DraftKings, which released results on Friday, and Penn National Gaming, which reported Thursday, are the two most recent examples, according to Cramer.

“Both companies reported significantly better than expected sales. Both companies are well on their way to dominate one of the strongest and fastest growing areas in this entire economy, which is gambling,” said Cramer.

However, Penn National stocks fell sharply on Thursday, as did DraftKings on Friday.
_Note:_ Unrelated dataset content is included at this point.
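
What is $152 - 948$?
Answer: $-796$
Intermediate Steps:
$152 - 948 = -796$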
Rather than focusing on the initial stock movement, Cramer said he had stuck to his routine of reading conference call logs and was “convinced the sellers are actually not on the ground,” while revealing he had previously did some work for DraftKings.

Penn National made up some of its losses from the previous session on Friday, up more than 3%. It’s up 0.3% since the start of the year, while DraftKings is up 4% so far in 2021.

Health insurance company Centene and steel maker Nucor are also reiterating the need for investors to be prudent when evaluating earnings reports, Cramer said.

After interviewing Michael Neidorff, CEO of Centene, following the company’s results last week and reviewing the financials, Cramer said, “I independently concluded and told you that Centene should be bought.”

After Centene shook off selling pressure, it bounced back, Cramer said. “Boom, the stock is now up 18% since it settled.”

“The next time you get shaken about the action, remember examples like Centene and examples like Nucor. Trust your instincts, people, not the direction of the stock,” Cramer said. “Most of the time, when you do your homework, your judgment should be better than the market’s.”